1. Die für den Betriebsausgabenabzug gemäß § 4 Abs. 4 EStG erforderliche betriebliche Veranlassung von Schuldzinsen ist dann gegeben, wenn die Zinsen für eine Verbindlichkeit geleistet werden, die durch den Betrieb veranlaßt ist. Maßgeblich ist die tatsächliche Verwendung des Darlehens. Unbeachtlich ist, ob der Steuerpflichtige mit Darlehen finanzierte Aufwendungen auch durch Eigenmittel hätte bestreiten können, wie auch die Art der für das Darlehen eingeräumten Sicherheiten. Der betriebliche Charakter von Schulden ist auch dann anzunehmen, wenn der Unternehmer (z.B. zur Ablösung eines privaten Darlehens) dem Betrieb Barmittel zunächst entnimmt und im Anschluß hieran betriebliche Aufwendungen durch Darlehen finanziert. Diese Gestaltung ist weder mißbräuchlich noch verstößt ihre steuerrechtliche Anerkennung gegen Art. 3 des Grundgesetzes (vgl. BFH-Beschluß in BFHE 184, 7, BStBl II 1998, 193, insbesondere unter B. I. 5.; BFH-Urteile vom 19. März 1998 IV R 110/94, BFHE 186, 57, BStBl II 1998, 513; vom 22. April 1998 XI R 48/95, BFH/NV 1998, 1214).
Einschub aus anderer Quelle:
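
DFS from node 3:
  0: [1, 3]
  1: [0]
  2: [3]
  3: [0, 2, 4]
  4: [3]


Visit 3, push [4, 2, 0]
Visit 0, push [1]
Visit 1, push []
Visit 2, push []
Visit 4, push []

DFS order: [3, 0, 1, 2, 4]


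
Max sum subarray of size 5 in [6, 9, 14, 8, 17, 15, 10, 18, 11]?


[0:5]: 54
[1:6]: 63
[2:7]: 64
[3:8]: 68
[4:9]: 71

Max: 71 at [4:9]


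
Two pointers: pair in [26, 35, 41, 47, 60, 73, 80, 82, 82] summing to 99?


lo=0(26)+hi=8(82)=108
lo=0(26)+hi=7(82)=108
lo=0(26)+hi=6(80)=106
lo=0(26)+hi=5(73)=99

Yes: 26+73=99


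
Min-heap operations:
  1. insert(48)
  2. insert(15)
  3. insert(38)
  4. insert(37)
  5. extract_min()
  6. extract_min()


insert(48) -> [48]
insert(15) -> [15, 48]
insert(38) -> [15, 48, 38]
insert(37) -> [15, 37, 38, 48]
extract_min()->15, [37, 48, 38]
extract_min()->37, [38, 48]

Final heap: [38, 48]


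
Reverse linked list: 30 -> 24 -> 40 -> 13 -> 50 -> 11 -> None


Step 1: curr=30, set curr.next=prev(None) | reversed so far: 30
Step 2: curr=24, set curr.next=prev(30) | reversed so far: 24 -> 30
Step 3: curr=40, set curr.next=prev(24) | reversed so far: 40 -> 24 -> 30
Step 4: curr=13, set curr.next=prev(40) | reversed so far: 13 -> 40 -> 24 -> 30
Step 5: curr=50, set curr.next=prev(13) | reversed so far: 50 -> 13 -> 40 -> 24 -> 30
Step 6: curr=11, set curr.next=prev(50) | reversed so far: 11 -> 50 -> 13 -> 40 -> 24 -> 30

11 -> 50 -> 13 -> 40 -> 24 -> 30 -> None


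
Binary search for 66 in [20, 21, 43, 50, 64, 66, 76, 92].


Step 1: lo=0, hi=7, mid=3, val=50
Step 2: lo=4, hi=7, mid=5, val=66

Found at index 5


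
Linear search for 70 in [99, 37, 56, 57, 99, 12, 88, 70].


i=0: 99!=70
i=1: 37!=70
i=2: 56!=70
i=3: 57!=70
i=4: 99!=70
i=5: 12!=70
i=6: 88!=70
i=7: 70==70 found!

Found at 7, 8 comps


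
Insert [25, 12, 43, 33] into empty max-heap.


Insert 25: [25]
Insert 12: [25, 12]
Insert 43: [43, 12, 25]
Insert 33: [43, 33, 25, 12]

Final heap: [43, 33, 25, 12]


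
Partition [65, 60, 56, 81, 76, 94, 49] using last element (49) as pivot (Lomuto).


Pivot: 49
Place pivot at 0: [49, 60, 56, 81, 76, 94, 65]

Partitioned: [49, 60, 56, 81, 76, 94, 65]


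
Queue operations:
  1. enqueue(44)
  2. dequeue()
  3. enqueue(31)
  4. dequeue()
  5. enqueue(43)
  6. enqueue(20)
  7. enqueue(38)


enqueue(44) -> [44]
dequeue()->44, []
enqueue(31) -> [31]
dequeue()->31, []
enqueue(43) -> [43]
enqueue(20) -> [43, 20]
enqueue(38) -> [43, 20, 38]

Final queue: [43, 20, 38]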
2. Bei Anwendung dieser Grundsätze können --so auch die nunmehr übereinstimmende Auffassung der Beteiligten-- die Schuldzinsen für die Darlehen, die zur Umschuldung der über das Ausgabenkonto Nr. 3462 abgewickelten betrieblich veranlaßten Verbindlichkeiten verwendet wurden, grundsätzlich als Betriebsausgaben abgezogen werden. Das FA weist allerdings zutreffend darauf hin, daß nach den Feststellungen des FG auch privat veranlaßte Verbindlichkeiten über dieses Konto abgewickelt wurden. Zinsen, die auf diese Verbindlichkeiten entfallen, können nicht als Betriebsausgaben abgezogen werden; der nicht abziehbare Anteil ist im Wege der Zinszahlenstaffelmethode oder durch Schätzung zu ermitteln (BFH-Urteil in BFHE 186, 57, BStBl II 1998, 513). Den Umfang dieser Verbindlichkeiten, auf den es bei seiner Rechtsauffassung nicht ankam, hat das FG nicht im einzelnen festgestellt. Die Sache mußte daher an das FG zurückverwiesen werden.